Unlike the catalpas, the daffodils only give up their secrets for a tiny window of time. All year they are there, secretly maintaining underground. Every spring, they pop up, revealing the ghost of someone’s sunny front porch, or their back stoop. During this season of renewal, they are bittersweet reminders of impermanence and death, but also of life after death.
Daffodils mark some hidden graves on my parents’ land. Back in the 1980s my parents mowed a small field near an abandoned house and found a few toppled tombstones from the 1800s. They propped up the stones nearby in a small grove of trees to be more visible and out of the way of the mowing machine. Daffodils mark the yard where the bones lie.
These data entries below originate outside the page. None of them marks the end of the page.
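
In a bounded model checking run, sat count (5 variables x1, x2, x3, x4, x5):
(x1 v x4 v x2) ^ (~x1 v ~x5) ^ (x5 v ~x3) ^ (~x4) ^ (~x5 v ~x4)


CNF with 5 clauses over 5 vars (32 assignments).
An assignment satisfies CNF iff every clause has >=1 true literal.
Check each row (bits = x1,x2,x3,x4,x5; clause T/F shown):
  row 0 [00000]: clauses=FTTTT -> 0
  row 1 [00001]: clauses=FTTTT -> 0
  row 2 [00010]: clauses=TTTFT -> 0
  row 3 [00011]: clauses=TTTFF -> 0
  row 4 [00100]: clauses=FTFTT -> 0
  row 5 [00101]: clauses=FTTTT -> 0
  row 6 [00110]: clauses=TTFFT -> 0
  row 7 [00111]: clauses=TTTFF -> 0
  row 8 [01000]: clauses=TTTTT -> 1
  row 9 [01001]: clauses=TTTTT -> 1
  row 10 [01010]: clauses=TTTFT -> 0
  row 11 [01011]: clauses=TTTFF -> 0
  row 12 [01100]: clauses=TTFTT -> 0
  row 13 [01101]: clauses=TTTTT -> 1
  row 14 [01110]: clauses=TTFFT -> 0
  row 15 [01111]: clauses=TTTFF -> 0
  row 16 [10000]: clauses=TTTTT -> 1
  row 17 [10001]: clauses=TFTTT -> 0
  row 18 [10010]: clauses=TTTFT -> 0
  row 19 [10011]: clauses=TFTFF -> 0
  row 20 [10100]: clauses=TTFTT -> 0
  row 21 [10101]: clauses=TFTTT -> 0
  row 22 [10110]: clauses=TTFFT -> 0
  row 23 [10111]: clauses=TFTFF -> 0
  row 24 [11000]: clauses=TTTTT -> 1
  row 25 [11001]: clauses=TFTTT -> 0
  row 26 [11010]: clauses=TTTFT -> 0
  row 27 [11011]: clauses=TFTFF -> 0
  row 28 [11100]: clauses=TTFTT -> 0
  row 29 [11101]: clauses=TFTTT -> 0
  row 30 [11110]: clauses=TTFFT -> 0
  row 31 [11111]: clauses=TFTFF -> 0
Full result column, 8 rows per line (x1,x2 fixed per line; x3,x4,x5 runs 000..111 left to right):
  rows 0-7 [x1,x2=00]: 00000000  (ones: 0)
  rows 8-15 [x1,x2=01]: 11000100  (ones: 3)
  rows 16-23 [x1,x2=10]: 10000000  (ones: 1)
  rows 24-31 [x1,x2=11]: 10000000  (ones: 1)
Satisfying assignments = 0+3+1+1 = 5

5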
We made rubbings of the stones. One was a child who used to be older than me, and is now so much younger.
I was trying to think of a word or symbol I’d like to live on for a long time after I’m gone. I was planning to trace it out in my yard in daffodil bulbs, a bit of floral graffiti. I can’t settle on anything, though. My name? No, though it gives a new layer meaning to the term “narcissism.” My children’s names? A smiley face? Daffodils live for hundreds of years, and birds and deer do not eat them. You can expect them to be reliable. But anything could happen. Someone could put down a parking lot.
It is also possible that explorers hacking their way through the privet and honeysuckle may stumble upon a clearing full of blooming daffodils—the only part of you left to show that people once lived in this lonesome spot. How romantic is that? That’s the kind of thing I think about, anyway, when I look out into a field and see a pile of bricks grown up in daffodils.